Die Zeit drängt, denn der Verfall der meist stark sanierungsbedürftigen historischen Gebäude – insgesamt stehen 21 Objekte auf der Denkmalliste – schreitet 13 Jahre nach dem Abzug der letzten russischen Soldaten sichtbar voran. Die Landesregierung selbst wird sich angesichts der angespannten Haushaltslage, wie Finanzminister Rainer Speer (SPD) jetzt bekräftigte, künftig nicht mehr als Investor in Wünsdorf betätigen. Nach Schätzungen hat sie nach der Wende insgesamt über 250 Millionen Euro in die frühere Militärstadt gepumpt, deren ziviler Umbau für den ehemaligen Ministerpräsidenten Manfred Stolpe (SPD) ein Prestigeprojekt war. Er wollte Wünsdorf zur schönsten und größten Beamtenstadt Deutschlands machen. 10 000 bis 12 000 Bundesbeamte sollten angesiedelt, Wohnungen, Schulen, Kitas, Restaurants und Geschäfte gebaut werden. Als Stolpe mit seinem Plan beim damaligen Kanzler Helmut Kohl (CDU) abblitzte, wurde gegen heftigen Widerstand der Betroffenen beschlossen, Landesbehörden nach Wünsdorf umzusiedeln und Wohnungen für die Beschäftigten zu bauen, die dort aber gar nicht wohnen wollten. Heute stehen viele Wohnungen leer.

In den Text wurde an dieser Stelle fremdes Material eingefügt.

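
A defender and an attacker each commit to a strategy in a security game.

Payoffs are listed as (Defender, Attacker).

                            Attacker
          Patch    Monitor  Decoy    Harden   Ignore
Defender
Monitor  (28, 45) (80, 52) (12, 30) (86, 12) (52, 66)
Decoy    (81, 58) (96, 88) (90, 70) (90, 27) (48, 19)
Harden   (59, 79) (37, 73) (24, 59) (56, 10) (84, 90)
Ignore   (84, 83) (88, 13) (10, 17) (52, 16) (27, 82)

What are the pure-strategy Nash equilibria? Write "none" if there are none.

Pure-strategy Nash equilibria: (Decoy, Monitor), (Harden, Ignore), (Ignore, Patch)

Defender against Patch: payoffs 28, 81, 59, 84 → best response Ignore.
Defender against Monitor: payoffs 80, 96, 37, 88 → best response Decoy.
Defender against Decoy: payoffs 12, 90, 24, 10 → best response Decoy.
Defender against Harden: payoffs 86, 90, 56, 52 → best response Decoy.
Defender against Ignore: payoffs 52, 48, 84, 27 → best response Harden.
Attacker against Monitor: payoffs 45, 52, 30, 12, 66 → best response Ignore.
Attacker against Decoy: payoffs 58, 88, 70, 27, 19 → best response Monitor.
Attacker against Harden: payoffs 79, 73, 59, 10, 90 → best response Ignore.
Attacker against Ignore: payoffs 83, 13, 17, 16, 82 → best response Patch.
Mutual best responses: (Decoy, Monitor); (Harden, Ignore); (Ignore, Patch).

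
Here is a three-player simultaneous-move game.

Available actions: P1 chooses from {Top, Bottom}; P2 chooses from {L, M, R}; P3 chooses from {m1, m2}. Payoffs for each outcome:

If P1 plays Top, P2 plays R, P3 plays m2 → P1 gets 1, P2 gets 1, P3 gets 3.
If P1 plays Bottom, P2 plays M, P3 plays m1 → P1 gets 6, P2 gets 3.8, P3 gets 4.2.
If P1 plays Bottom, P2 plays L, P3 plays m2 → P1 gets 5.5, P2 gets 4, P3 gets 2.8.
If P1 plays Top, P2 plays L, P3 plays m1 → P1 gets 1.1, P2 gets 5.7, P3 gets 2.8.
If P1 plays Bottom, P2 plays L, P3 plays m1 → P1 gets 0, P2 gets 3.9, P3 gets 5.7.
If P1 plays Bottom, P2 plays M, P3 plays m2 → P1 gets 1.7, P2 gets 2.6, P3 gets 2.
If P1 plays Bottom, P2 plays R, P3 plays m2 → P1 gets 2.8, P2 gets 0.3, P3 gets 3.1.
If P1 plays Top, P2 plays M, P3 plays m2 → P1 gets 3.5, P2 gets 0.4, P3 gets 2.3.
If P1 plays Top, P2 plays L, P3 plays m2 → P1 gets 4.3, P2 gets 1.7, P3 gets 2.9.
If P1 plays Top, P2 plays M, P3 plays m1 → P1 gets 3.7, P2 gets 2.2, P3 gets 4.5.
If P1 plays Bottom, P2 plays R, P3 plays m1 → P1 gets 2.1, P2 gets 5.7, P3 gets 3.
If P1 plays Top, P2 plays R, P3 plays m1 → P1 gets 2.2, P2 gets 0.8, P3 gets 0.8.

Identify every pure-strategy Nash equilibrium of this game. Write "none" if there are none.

No pure-strategy Nash equilibrium.

(Top, L, m1): P3 can switch to m2 (2.8 → 2.9). Not NE.
(Top, L, m2): P1 can switch to Bottom (4.3 → 5.5). Not NE.
(Top, M, m1): P1 can switch to Bottom (3.7 → 6). Not NE.
(Top, M, m2): P2 can switch to L (0.4 → 1.7). Not NE.
(Top, R, m1): P2 can switch to L (0.8 → 5.7). Not NE.
(Top, R, m2): P1 can switch to Bottom (1 → 2.8). Not NE.
(Bottom, L, m1): P1 can switch to Top (0 → 1.1). Not NE.
(Bottom, L, m2): P3 can switch to m1 (2.8 → 5.7). Not NE.
(Bottom, M, m1): P2 can switch to L (3.8 → 3.9). Not NE.
(Bottom, M, m2): P1 can switch to Top (1.7 → 3.5). Not NE.
(The remaining 2 profiles each have a profitable deviation by the same check.)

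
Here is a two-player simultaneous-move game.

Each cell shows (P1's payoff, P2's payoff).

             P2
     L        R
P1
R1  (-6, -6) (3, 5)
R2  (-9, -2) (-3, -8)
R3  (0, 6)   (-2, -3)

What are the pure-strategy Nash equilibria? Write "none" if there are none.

(R1, R) and (R3, L)

P1 against L: payoffs -6, -9, 0 → best response R3.
P1 against R: payoffs 3, -3, -2 → best response R1.
P2 against R1: payoffs -6, 5 → best response R.
P2 against R2: payoffs -2, -8 → best response L.
P2 against R3: payoffs 6, -3 → best response L.
Mutual best responses: (R1, R); (R3, L).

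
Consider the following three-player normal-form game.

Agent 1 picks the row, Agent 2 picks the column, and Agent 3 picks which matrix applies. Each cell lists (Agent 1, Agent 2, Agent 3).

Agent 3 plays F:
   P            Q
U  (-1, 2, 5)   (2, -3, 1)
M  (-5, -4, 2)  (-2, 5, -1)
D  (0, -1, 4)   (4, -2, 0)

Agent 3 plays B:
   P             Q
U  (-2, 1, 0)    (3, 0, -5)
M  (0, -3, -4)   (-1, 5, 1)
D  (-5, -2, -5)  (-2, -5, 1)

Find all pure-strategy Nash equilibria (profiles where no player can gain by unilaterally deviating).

The unique pure-strategy Nash equilibrium is (D, P, F).

Check each profile: it is a Nash equilibrium iff no player can strictly gain by switching unilaterally.
(U, P, F): Agent 1 can switch to D (-1 → 0). Not NE.
(U, P, B): Agent 1 can switch to M (-2 → 0). Not NE.
(U, Q, F): Agent 1 can switch to D (2 → 4). Not NE.
(U, Q, B): Agent 2 can switch to P (0 → 1). Not NE.
(M, P, F): Agent 1 can switch to U (-5 → -1). Not NE.
(M, P, B): Agent 2 can switch to Q (-3 → 5). Not NE.
(M, Q, F): Agent 1 can switch to U (-2 → 2). Not NE.
(M, Q, B): Agent 1 can switch to U (-1 → 3). Not NE.
(D, P, F): Agent 1 gets 0, best alternative -1; Agent 2 gets -1, best alternative -2; Agent 3 gets 4, best alternative -5. No profitable deviation — NE.
(D, P, B): Agent 1 can switch to U (-5 → -2). Not NE.
(D, Q, F): Agent 2 can switch to P (-2 → -1). Not NE.
(The remaining 1 profile has a profitable deviation by the same check.)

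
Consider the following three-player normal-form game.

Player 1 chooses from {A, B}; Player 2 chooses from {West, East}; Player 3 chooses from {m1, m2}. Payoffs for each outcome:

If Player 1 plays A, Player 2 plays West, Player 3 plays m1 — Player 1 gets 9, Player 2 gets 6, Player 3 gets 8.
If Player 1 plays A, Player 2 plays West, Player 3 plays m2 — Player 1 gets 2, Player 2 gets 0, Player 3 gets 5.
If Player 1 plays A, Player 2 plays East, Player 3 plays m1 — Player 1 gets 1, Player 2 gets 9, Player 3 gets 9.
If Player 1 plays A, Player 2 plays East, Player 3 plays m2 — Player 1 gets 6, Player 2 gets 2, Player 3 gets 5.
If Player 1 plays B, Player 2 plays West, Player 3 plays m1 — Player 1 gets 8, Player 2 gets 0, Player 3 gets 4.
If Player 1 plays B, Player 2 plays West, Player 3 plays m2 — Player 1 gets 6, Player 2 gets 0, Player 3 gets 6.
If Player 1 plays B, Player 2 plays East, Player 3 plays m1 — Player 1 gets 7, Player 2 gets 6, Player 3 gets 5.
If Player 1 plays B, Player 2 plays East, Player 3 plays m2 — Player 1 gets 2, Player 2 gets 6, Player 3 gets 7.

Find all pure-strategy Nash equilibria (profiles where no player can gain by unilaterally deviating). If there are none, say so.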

Erst nach der Pleite der Landesentwicklungsgesellschaft LEG wurden viele Planungen auf Eis gelegt. Nur der Bau des Landesbehördenzentrums ging weiter. Er ist jetzt, wie Speer mitteilte, weitgehend abgeschlossen. 13 Behörden sind nach Wünsdorf umgezogen, 840 Landesbeamte arbeiten dort. Mindestens 1000 waren jedoch vorgesehen. Der Leerstand in den für über 72 Millionen Euro zum Behördenzentrum umgebauten Kasernen beträgt zehn Prozent. Auch wenn, was man derzeit prüft, noch Grundbucharchive dort einziehen sollten, dürfte im Zuge des von der Landesregierung beschlossenen drastischen Personalabbaus in der Landesverwaltung der Leerstand anwachsen. Weitere Behördenumzüge sind aber nicht geplant.

Speer will vielmehr ungenutzte Immobilien auf dem Gelände des Behördenzentrums verkaufen. Er kündigte eine „aktive Vermarktung“ an. Jüngste Erfolge bei Auktionen andernorts bewiesen, „dass auch schwer verwertbare Objekte zu verkaufen sind“.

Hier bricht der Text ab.